お盆のお客様

お盆はご先祖様が帰ってくる 。

明け方だったと思う 。

なんとなく目が覚めて体を起こすと、部屋に30歳くらいの男の人がいた 。半分透けている 。人間じゃない 。

でも、きちんと着物を着て 黒い足袋を履いている 。身なりが綺麗で 悪意を感じない 。

仏さんが訪ねてくるのは 珍しいことではないので 、とりあえず話を聞くことにした。

手に綱を持っていて綱 の先には黒い堆肥の山があった。( 農家ではよく見かける牛糞や馬糞を発酵させた肥料)

「 なんで部屋に堆肥持ってくるの?」 思わず言ってしまった。

荷物を持って訪ねてくる方は初めてで 、しかもウンコの山と一緒にって誰だよ??と思った。

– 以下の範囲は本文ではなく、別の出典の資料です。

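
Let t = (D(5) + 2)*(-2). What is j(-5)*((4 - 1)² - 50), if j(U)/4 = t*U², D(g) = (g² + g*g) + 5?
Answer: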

でもよく見ると堆肥にギョ ロっとした目があった 。耳が動き鼻輪に綱が結んである 。牛!

堆肥じゃなくて黒毛の牛ですよ!

狭い部屋に私と、大人一人と牛一頭。霊とはいえ3Dなので 圧迫感が半端ない。

牛だと気がつくと体のラインがはっきりし、足踏みしながら 尻尾や 頭を振り出し 、大きな黒い牛で 部屋がいっぱいになった。

男の人が引き綱をにぎり、牛はおとなしくなった。

「 誰?何で牛を連れてきたの ?どこの人? わからないよ?」

男の人は穏やかな顔で立っていたけど、私が

「 わかった!!もしかして△△爺ちゃんの家系か?」( 私の父方の祖父、本家の婿養子)

と言うと 、スッと消えた 。

牛を置いて。

「 牛、牛は?!待ってよ!」

私はびっくりしてベッドか立ち上がった。

立ち上がった所で男の人が再び現れた。私は少し安心して

「 ダメだよ!お兄さん!牛連れて帰ってよ!」と言うと。

男の人が横に目配せした。

80歳位のお婆さんが立っていた 。

顔をまじまじと見ると 母の実家の仏壇の上に飾ってある遺影の婆ちゃんだった。

「 はい!はいはい !お母さんの実家の写真の婆ちゃん! わかったよ !で、お兄ちゃんと牛は何したの?」

と聞いたらニコニコと微笑み 牛の尻を撫でながら 会釈した。

『寺さ行くなだぁ』 とだけ言った。 二人は揃って会釈すると牛を連れてスゥーっと消えた。

皆んな居なくなると部屋がガラ〜ンと広く感じた。

次の日母に

「 ちょっと!今朝の暗いうち、黒い牛を連れた男の人が 、お母さんの実家の遺影の婆ちゃんを連れて出て来たんだけど、お母さん何か知ってる?」と聞いた。

母は、私のメチャクチャな話を一通り聞き終わると

「 牛は黒毛和牛だな。 昔飼ってたんだ 。男の人は、若くして死んだ爺ちゃん。女の人は長生きして家を守ってた婆ちゃん。二人は夫婦なんだよ 。本当に来たんだ 。うわ〜。」

と、驚いていました。

私から見ると、母方の曾祖父と曾祖母でした 。曽祖父は 若くして亡くなった為、遺影も若いのです。

思い出も語られず、自分に気がついてもらえないと考えた末に、黒毛和牛と一緒なら、母の実家の先祖だとわかってもらえると思い、牛を連れて来たようです 。

私に「誰?わからない」と言われ 、牛を置いたまま急いで曾祖母を呼びに行った様です 。母にも曽祖父の記憶はなく、曾祖母の方にはとても可愛がってもらったそうです。

30歳の旦那と80歳の嫁では夫婦にはみえなかったけど、幸せそうでした。

お盆には、たとえ見えなくても亡くなった方々が会いに来てくれているのかもしれません。

皆さんの所にも、きっと行っているのだと思います。